What's more, the order "makes no sense," as Ian Millhiser explains. "It is not at all clear what the Biden administration is supposed to do in order to comply with the Court’s decision in Biden v. Texas. That decision suggests that the Department of Homeland Security committed some legal violation when it rescinded a Trump-era immigration policy, but it does not identify what that violation is," he writes. "And it forces the administration to engage in sensitive negotiations with at least one foreign government without specifying what it needs to secure in those negotiations."
All of that is bad, and it is very much an outgrowth of the Court's use of the shadow docket: No one has to sign their name to the order and they don't have to provide legal justifications and weight of precedent that they must address in decisions resulting from regular process. They increasingly are choosing to take these hot-button political cases—religious exemptions to COVID restrictions, the pandemic eviction moratorium, this immigration case—on an "emergency" basis that allows them to circumvent full proceedings.
This is a really radical decision from an activist court that is acting in an entirely political way
To put this new Supreme Court decision in perspective, this is not as radical as a decision overruling Marbury v. Madison or Brown v. Board of Education would be. But it's maybe two steps away from that.https://t.co/HLYnlvWHzZ
— Ian Millhiser (@imillhiser) August 25, 2021
"It is time for Congress to curtail the power of a judiciary out of control," Norman Ornstein, emeritus scholar at the American Enterprise Institute, tweeted. "Congress has the power to limit the courts' jurisdiction beyond the original jurisdiction in the Constitution."

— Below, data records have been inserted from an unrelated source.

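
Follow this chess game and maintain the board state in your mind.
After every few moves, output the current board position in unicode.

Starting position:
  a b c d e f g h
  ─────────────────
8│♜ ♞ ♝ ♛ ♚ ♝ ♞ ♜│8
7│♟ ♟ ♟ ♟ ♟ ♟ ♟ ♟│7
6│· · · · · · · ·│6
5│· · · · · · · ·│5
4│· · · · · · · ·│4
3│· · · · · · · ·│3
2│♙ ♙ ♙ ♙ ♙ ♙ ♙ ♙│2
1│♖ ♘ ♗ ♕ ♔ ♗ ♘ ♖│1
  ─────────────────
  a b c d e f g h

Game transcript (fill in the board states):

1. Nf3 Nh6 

  a b c d e f g h
  ─────────────────
8│♜ ♞ ♝ ♛ ♚ ♝ · ♜│8
7│♟ ♟ ♟ ♟ ♟ ♟ ♟ ♟│7
6│· · · · · · · ♞│6
5│· · · · · · · ·│5
4│· · · · · · · ·│4
3│· · · · · ♘ · ·│3
2│♙ ♙ ♙ ♙ ♙ ♙ ♙ ♙│2
1│♖ ♘ ♗ ♕ ♔ ♗ · ♖│1
  ─────────────────
  a b c d e f g h

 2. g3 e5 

  a b c d e f g h
  ─────────────────
8│♜ ♞ ♝ ♛ ♚ ♝ · ♜│8
7│♟ ♟ ♟ ♟ · ♟ ♟ ♟│7
6│· · · · · · · ♞│6
5│· · · · ♟ · · ·│5
4│· · · · · · · ·│4
3│· · · · · ♘ ♙ ·│3
2│♙ ♙ ♙ ♙ ♙ ♙ · ♙│2
1│♖ ♘ ♗ ♕ ♔ ♗ · ♖│1
  ─────────────────
  a b c d e f g h

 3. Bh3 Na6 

  a b c d e f g h
  ─────────────────
8│♜ · ♝ ♛ ♚ ♝ · ♜│8
7│♟ ♟ ♟ ♟ · ♟ ♟ ♟│7
6│♞ · · · · · · ♞│6
5│· · · · ♟ · · ·│5
4│· · · · · · · ·│4
3│· · · · · ♘ ♙ ♗│3
2│♙ ♙ ♙ ♙ ♙ ♙ · ♙│2
1│♖ ♘ ♗ ♕ ♔ · · ♖│1
  ─────────────────
  a b c d e f g h

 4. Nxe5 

  a b c d e f g h
  ─────────────────
8│♜ · ♝ ♛ ♚ ♝ · ♜│8
7│♟ ♟ ♟ ♟ · ♟ ♟ ♟│7
6│♞ · · · · · · ♞│6
5│· · · · ♘ · · ·│5
4│· · · · · · · ·│4
3│· · · · · · ♙ ♗│3
2│♙ ♙ ♙ ♙ ♙ ♙ · ♙│2
1│♖ ♘ ♗ ♕ ♔ · · ♖│1
  ─────────────────
  a b c d e f g h


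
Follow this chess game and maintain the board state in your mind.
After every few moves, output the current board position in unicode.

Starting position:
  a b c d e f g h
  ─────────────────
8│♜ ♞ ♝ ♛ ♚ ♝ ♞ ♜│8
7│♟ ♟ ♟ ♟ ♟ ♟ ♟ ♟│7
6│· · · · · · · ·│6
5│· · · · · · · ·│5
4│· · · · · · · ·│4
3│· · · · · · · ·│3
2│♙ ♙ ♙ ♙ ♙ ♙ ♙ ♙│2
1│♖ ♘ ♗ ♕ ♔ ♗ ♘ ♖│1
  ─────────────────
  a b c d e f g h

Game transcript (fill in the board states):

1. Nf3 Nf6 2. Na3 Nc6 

  a b c d e f g h
  ─────────────────
8│♜ · ♝ ♛ ♚ ♝ · ♜│8
7│♟ ♟ ♟ ♟ ♟ ♟ ♟ ♟│7
6│· · ♞ · · ♞ · ·│6
5│· · · · · · · ·│5
4│· · · · · · · ·│4
3│♘ · · · · ♘ · ·│3
2│♙ ♙ ♙ ♙ ♙ ♙ ♙ ♙│2
1│♖ · ♗ ♕ ♔ ♗ · ♖│1
  ─────────────────
  a b c d e f g h

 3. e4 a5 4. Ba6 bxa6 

  a b c d e f g h
  ─────────────────
8│♜ · ♝ ♛ ♚ ♝ · ♜│8
7│· · ♟ ♟ ♟ ♟ ♟ ♟│7
6│♟ · ♞ · · ♞ · ·│6
5│♟ · · · · · · ·│5
4│· · · · ♙ · · ·│4
3│♘ · · · · ♘ · ·│3
2│♙ ♙ ♙ ♙ · ♙ ♙ ♙│2
1│♖ · ♗ ♕ ♔ · · ♖│1
  ─────────────────
  a b c d e f g h

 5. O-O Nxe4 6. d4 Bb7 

  a b c d e f g h
  ─────────────────
8│♜ · · ♛ ♚ ♝ · ♜│8
7│· ♝ ♟ ♟ ♟ ♟ ♟ ♟│7
6│♟ · ♞ · · · · ·│6
5│♟ · · · · · · ·│5
4│· · · ♙ ♞ · · ·│4
3│♘ · · · · ♘ · ·│3
2│♙ ♙ ♙ · · ♙ ♙ ♙│2
1│♖ · ♗ ♕ · ♖ ♔ ·│1
  ─────────────────
  a b c d e f g h

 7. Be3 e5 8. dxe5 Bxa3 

  a b c d e f g h
  ─────────────────
8│♜ · · ♛ ♚ · · ♜│8
7│· ♝ ♟ ♟ · ♟ ♟ ♟│7
6│♟ · ♞ · · · · ·│6
5│♟ · · · ♙ · · ·│5
4│· · · · ♞ · · ·│4
3│♝ · · · ♗ ♘ · ·│3
2│♙ ♙ ♙ · · ♙ ♙ ♙│2
1│♖ · · ♕ · ♖ ♔ ·│1
  ─────────────────
  a b c d e f g h



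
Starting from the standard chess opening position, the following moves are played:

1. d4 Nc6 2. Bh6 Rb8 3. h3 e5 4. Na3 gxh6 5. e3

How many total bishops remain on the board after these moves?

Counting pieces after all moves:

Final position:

  a b c d e f g h
  ─────────────────
8│· ♜ ♝ ♛ ♚ ♝ ♞ ♜│8
7│♟ ♟ ♟ ♟ · ♟ · ♟│7
6│· · ♞ · · · · ♟│6
5│· · · · ♟ · · ·│5
4│· · · ♙ · · · ·│4
3│♘ · · · ♙ · · ♙│3
2│♙ ♙ ♙ · · ♙ ♙ ·│2
1│♖ · · ♕ ♔ ♗ ♘ ♖│1
  ─────────────────
  a b c d e f g h


3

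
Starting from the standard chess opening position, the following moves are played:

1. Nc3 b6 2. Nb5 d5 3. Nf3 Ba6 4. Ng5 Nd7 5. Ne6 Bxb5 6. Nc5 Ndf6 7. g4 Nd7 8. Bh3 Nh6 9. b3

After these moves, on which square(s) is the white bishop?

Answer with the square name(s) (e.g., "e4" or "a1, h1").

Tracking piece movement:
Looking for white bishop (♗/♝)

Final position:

  a b c d e f g h
  ─────────────────
8│♜ · · ♛ ♚ ♝ · ♜│8
7│♟ · ♟ ♞ ♟ ♟ ♟ ♟│7
6│· ♟ · · · · · ♞│6
5│· ♝ ♘ ♟ · · · ·│5
4│· · · · · · ♙ ·│4
3│· ♙ · · · · · ♗│3
2│♙ · ♙ ♙ ♙ ♙ · ♙│2
1│♖ · ♗ ♕ ♔ · · ♖│1
  ─────────────────
  a b c d e f g h


c1, h3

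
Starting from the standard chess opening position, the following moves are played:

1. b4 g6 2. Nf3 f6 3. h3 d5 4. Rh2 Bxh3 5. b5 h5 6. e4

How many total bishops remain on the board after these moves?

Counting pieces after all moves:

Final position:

  a b c d e f g h
  ─────────────────
8│♜ ♞ · ♛ ♚ ♝ ♞ ♜│8
7│♟ ♟ ♟ · ♟ · · ·│7
6│· · · · · ♟ ♟ ·│6
5│· ♙ · ♟ · · · ♟│5
4│· · · · ♙ · · ·│4
3│· · · · · ♘ · ♝│3
2│♙ · ♙ ♙ · ♙ ♙ ♖│2
1│♖ ♘ ♗ ♕ ♔ ♗ · ·│1
  ─────────────────
  a b c d e f g h


4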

That's one necessary reform, and interestingly, is the approach the House of Representatives is taking on voting rights. After finishing work to advance the infrastructure bills Tuesday, the House passed H.R. 4, the John R. Lewis Voting Rights Advancement Act. In addition to restoring the parts of the Voting Rights Act the conservatives have excised, the legislation directed the court to put greater weight on the "public's interest in expanding access to the right to the vote," than the state's power to restrict that vote. The legislation "repeals the court's own rules for deciding election-related cases—which strongly favor states' ability to suppress votes—replacing them with voter-friendly directives that would force the justices to safeguard equal suffrage."
Furthermore, H.R. 4 prohibits the court from using the shadow docket to issue emergency orders that reverse lower court decisions protecting voters. The 2020 election provides examples of the court doing just that, tossing lower court decisions that allowed great flexibility for voters to cast their ballots because of the pandemic, using vote-by-mail, or curbside voting, or drop boxes, and extending voting hours.
To pass those reforms and to take on more (like restricting the court's reach in executive matters), the Senate first has to get rid of the filibuster, at the very least for issues related to voting rights. That's the first essential reform. The next is directly reforming the composition of the Supreme Court, preferably through expansion.
There really is no time to spare. The six conservatives on the court just keep demonstrating that they are at war with President Joe Biden and the Democratic Congress. They are asserting power where the Constitution does not grant it, and it’s time the other two branches fight back.